We see the world through lenses of our particular position in the world, of our family and personal history.

And if that’s true, then one of the most important things we do is understand the relationships and obligations that define us. As the theologian Rebecca Parker said in a 1998 address to the Unitarian Universalist General Assembly, “Covenant-making must begin with the question. ‘What have we been given? What is the covenant we are already in?’ ”

And so we asked you all to reflect on your past. In other exercises with the students, we’ve asked them to build a timeline of their lives, to sketch out a family tree and put name to the various identities in their family’s pasts. We’ve asked them to name those who have had the most influence, for good or for bad, on their lives.

If you’ve got 20 minutes some day, it’s not a bad use of the time.

Because a credo isn’t conceived in a moment, any more than it is lived in a moment. It breathes in your chest, it bursts forth from you, each morning when you wake, each time you step out in to the world. But that is most likely to happen if we are intentional—if we spend time summoning it, beckoning it.

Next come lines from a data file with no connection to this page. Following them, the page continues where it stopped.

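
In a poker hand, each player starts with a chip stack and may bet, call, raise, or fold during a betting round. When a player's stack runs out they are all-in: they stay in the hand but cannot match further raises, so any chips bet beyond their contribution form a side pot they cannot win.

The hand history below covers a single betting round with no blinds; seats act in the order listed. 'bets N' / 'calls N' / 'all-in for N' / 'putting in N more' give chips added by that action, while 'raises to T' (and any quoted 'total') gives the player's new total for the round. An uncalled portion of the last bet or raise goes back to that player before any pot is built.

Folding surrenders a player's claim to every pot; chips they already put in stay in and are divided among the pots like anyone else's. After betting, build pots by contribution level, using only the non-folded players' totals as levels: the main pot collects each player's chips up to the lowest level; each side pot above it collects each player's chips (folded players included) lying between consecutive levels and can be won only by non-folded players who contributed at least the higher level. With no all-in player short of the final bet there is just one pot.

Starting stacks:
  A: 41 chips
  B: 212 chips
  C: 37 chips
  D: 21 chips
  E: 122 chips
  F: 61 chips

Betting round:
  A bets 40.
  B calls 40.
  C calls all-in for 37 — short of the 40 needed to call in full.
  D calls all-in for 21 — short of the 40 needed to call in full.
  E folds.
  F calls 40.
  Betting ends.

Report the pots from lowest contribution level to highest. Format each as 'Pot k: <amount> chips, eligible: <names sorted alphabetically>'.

Pot 1: 105 chips, eligible: A, B, C, D, F
Pot 2: 64 chips, eligible: A, B, C, F
Pot 3: 9 chips, eligible: A, B, F

Derivation:
Contributions: A=40, B=40, C=37, D=21, F=40
Folded: E
Pot levels (distinct totals of non-folded players): 21, 37, 40
Layer 1-21: 21 each from A, B, C, D, F = 21*5 = 105 chips; eligible A, B, C, D, F
Layer 22-37: 16 each from A, B, C, F = 16*4 = 64 chips; eligible A, B, C, F
Layer 38-40: 3 each from A, B, F = 3*3 = 9 chips; eligible A, B, F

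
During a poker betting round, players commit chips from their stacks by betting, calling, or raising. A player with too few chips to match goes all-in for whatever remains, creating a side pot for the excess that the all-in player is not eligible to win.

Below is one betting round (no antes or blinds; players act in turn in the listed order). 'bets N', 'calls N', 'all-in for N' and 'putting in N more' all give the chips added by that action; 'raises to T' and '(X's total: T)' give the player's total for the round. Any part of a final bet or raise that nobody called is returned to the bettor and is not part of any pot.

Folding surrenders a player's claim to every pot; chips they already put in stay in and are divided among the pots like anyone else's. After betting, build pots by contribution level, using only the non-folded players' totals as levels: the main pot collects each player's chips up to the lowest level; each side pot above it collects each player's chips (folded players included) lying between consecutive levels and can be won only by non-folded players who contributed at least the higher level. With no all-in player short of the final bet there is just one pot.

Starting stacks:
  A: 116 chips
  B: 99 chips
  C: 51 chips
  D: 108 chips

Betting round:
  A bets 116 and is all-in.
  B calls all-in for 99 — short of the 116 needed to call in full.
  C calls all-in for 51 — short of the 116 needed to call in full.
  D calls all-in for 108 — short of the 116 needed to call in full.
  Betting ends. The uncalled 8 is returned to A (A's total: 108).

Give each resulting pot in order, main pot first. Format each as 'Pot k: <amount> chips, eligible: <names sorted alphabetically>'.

Pot 1: 204 chips, eligible: A, B, C, D
Pot 2: 144 chips, eligible: A, B, D
Pot 3: 18 chips, eligible: A, D

Derivation:
Contributions (after 8 returned to A): A=108, B=99, C=51, D=108
Pot levels (distinct totals of non-folded players): 51, 99, 108
Layer 1-51: 51 each from A, B, C, D = 51*4 = 204 chips; eligible A, B, C, D
Layer 52-99: 48 each from A, B, D = 48*3 = 144 chips; eligible A, B, D
Layer 100-108: 9 each from A, D = 9*2 = 18 chips; eligible A, D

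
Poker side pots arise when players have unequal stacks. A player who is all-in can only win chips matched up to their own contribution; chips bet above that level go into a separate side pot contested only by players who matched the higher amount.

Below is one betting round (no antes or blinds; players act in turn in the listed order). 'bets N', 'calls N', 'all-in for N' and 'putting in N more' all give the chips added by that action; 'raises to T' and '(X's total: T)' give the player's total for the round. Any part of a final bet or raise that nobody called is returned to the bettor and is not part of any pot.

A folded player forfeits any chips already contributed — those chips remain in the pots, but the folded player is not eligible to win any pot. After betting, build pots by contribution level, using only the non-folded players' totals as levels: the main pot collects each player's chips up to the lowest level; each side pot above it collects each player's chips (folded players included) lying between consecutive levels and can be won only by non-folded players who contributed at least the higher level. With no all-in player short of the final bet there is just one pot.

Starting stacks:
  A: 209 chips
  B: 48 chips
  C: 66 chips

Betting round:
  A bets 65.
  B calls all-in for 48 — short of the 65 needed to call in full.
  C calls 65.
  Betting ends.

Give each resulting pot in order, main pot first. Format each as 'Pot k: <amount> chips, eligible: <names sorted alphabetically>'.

Contributions: A=65, B=48, C=65
Pot levels (distinct totals of non-folded players): 48, 65
Layer 1-48: 48 each from A, B, C = 48*3 = 144 chips; eligible A, B, C
Layer 49-65: 17 each from A, C = 17*2 = 34 chips; eligible A, C

Pot 1: 144 chips, eligible: A, B, C
Pot 2: 34 chips, eligible: A, C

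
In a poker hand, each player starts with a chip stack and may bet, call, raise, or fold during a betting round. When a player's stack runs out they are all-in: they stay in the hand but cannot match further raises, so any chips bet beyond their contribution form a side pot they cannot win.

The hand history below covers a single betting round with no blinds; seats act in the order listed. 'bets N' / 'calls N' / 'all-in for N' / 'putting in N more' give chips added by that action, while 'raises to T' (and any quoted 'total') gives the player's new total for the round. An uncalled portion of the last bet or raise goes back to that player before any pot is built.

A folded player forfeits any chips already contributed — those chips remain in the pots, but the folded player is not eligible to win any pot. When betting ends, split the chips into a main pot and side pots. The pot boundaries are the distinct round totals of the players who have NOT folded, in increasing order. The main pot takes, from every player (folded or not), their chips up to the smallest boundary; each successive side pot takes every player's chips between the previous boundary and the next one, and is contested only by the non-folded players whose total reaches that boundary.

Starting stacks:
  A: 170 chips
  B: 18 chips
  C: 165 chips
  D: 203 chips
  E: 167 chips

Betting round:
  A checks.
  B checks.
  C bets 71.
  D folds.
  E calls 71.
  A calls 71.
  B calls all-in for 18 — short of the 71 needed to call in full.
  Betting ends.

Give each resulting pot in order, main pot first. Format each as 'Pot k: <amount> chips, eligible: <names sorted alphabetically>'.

Contributions: A=71, B=18, C=71, E=71
Folded: D
Pot levels (distinct totals of non-folded players): 18, 71
Layer 1-18: 18 each from A, B, C, E = 18*4 = 72 chips; eligible A, B, C, E
Layer 19-71: 53 each from A, C, E = 53*3 = 159 chips; eligible A, C, E

Pot 1: 72 chips, eligible: A, B, C, E
Pot 2: 159 chips, eligible: A, C, E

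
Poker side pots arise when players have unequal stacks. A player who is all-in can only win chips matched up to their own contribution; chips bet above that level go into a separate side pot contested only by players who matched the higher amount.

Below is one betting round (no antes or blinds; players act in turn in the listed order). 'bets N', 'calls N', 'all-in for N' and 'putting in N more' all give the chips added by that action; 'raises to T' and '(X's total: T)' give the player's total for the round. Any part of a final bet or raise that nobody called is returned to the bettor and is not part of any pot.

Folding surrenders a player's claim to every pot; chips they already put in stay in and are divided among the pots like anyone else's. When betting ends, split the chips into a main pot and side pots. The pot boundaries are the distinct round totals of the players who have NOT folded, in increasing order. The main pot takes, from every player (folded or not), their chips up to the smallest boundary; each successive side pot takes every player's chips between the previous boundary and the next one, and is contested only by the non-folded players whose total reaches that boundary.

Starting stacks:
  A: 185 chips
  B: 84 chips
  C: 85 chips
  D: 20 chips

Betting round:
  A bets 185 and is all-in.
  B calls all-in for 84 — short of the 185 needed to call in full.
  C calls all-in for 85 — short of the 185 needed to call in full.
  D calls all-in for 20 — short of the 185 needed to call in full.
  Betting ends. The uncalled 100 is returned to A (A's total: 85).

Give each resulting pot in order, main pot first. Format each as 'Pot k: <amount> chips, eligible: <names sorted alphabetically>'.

Pot 1: 80 chips, eligible: A, B, C, D
Pot 2: 192 chips, eligible: A, B, C
Pot 3: 2 chips, eligible: A, C

Derivation:
Contributions (after 100 returned to A): A=85, B=84, C=85, D=20
Pot levels (distinct totals of non-folded players): 20, 84, 85
Layer 1-20: 20 each from A, B, C, D = 20*4 = 80 chips; eligible A, B, C, D
Layer 21-84: 64 each from A, B, C = 64*3 = 192 chips; eligible A, B, C
Layer 85-85: 1 each from A, C = 1*2 = 2 chips; eligible A, C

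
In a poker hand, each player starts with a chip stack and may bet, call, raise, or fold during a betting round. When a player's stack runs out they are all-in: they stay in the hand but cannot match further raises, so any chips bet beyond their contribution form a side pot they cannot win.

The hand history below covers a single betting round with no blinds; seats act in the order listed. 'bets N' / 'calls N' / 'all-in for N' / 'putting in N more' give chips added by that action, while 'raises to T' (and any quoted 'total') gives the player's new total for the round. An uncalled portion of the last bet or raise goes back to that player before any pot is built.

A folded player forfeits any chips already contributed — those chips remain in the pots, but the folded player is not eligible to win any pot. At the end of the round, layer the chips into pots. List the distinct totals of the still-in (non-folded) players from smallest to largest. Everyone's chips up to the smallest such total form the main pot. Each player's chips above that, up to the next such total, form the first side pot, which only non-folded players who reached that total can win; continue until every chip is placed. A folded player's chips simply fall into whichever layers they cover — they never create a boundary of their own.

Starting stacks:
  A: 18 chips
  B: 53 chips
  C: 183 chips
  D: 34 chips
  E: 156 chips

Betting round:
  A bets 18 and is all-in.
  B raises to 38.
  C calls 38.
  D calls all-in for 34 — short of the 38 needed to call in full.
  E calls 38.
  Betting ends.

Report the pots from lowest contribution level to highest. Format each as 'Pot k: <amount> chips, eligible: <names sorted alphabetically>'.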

Covenant making must begin with the question. ‘What have we been given? What is the covenant we are already in?’

It’s a lesson the adults in this room should be heeding now as we work on a different covenanting process, one in which we are called to create a vision statement for our community.

I suggest as you think about your vision for this community, much like we are asking each of these young people—and each of us—to craft a vision of their faith life, to consider this: Your vision shouldn’t be about 250 members or 100 kids, it’s not about the building or the number of parking spaces we have. Write a credo for Thomas Paine. Don’t tell me how big or multifaceted it is. Tell me: What does it value? Who does it serve? What does this community sets its heart on? What does it live for? What would it be willing to die for? Answer that, and you’ll have your vision. And a path forward.


That said, our path forward as a class is to start on the next piece of our journey together. And there might be a place for you in this. We will be tackling some of the big theological subjects —god, death, why bad things happen to good people—over the next few months, and then turning toward a reckoning with our credos. And we could use some help. The students will be asked at our next meeting to think about selecting an adult mentor, someone outside the class whom they’d like to work with on their credo. So if one of these young people approaches you in the next week or two, say “yes.” Engage them on it. And do them this great favor: Share what you live for, the things you value, and, as much as you’re comfortable, the things that get in the way of living up to your values. A credo is the distillation of one person, but it is fed—like our faith—from many streams. The same as our community.

And that brings me to my final plug of the day. Tomorrow is Martin Luther King Day and our Coming of Age class—and a goodly number of the leadership of this fellowship—will be participating in a Day of Service at the Unitarian Society of Germantown. If you would like to join us, let me know right after service or go to mlkphillyuus.org to sign up for a project. We are known by our works, and this day is a way to affirm the values of Dr. King. We invite and welcome you.

Blessed be. And let’s sing together a song Dr. King would approve of—When the Spirit Says Do, #1024 in your Teal book.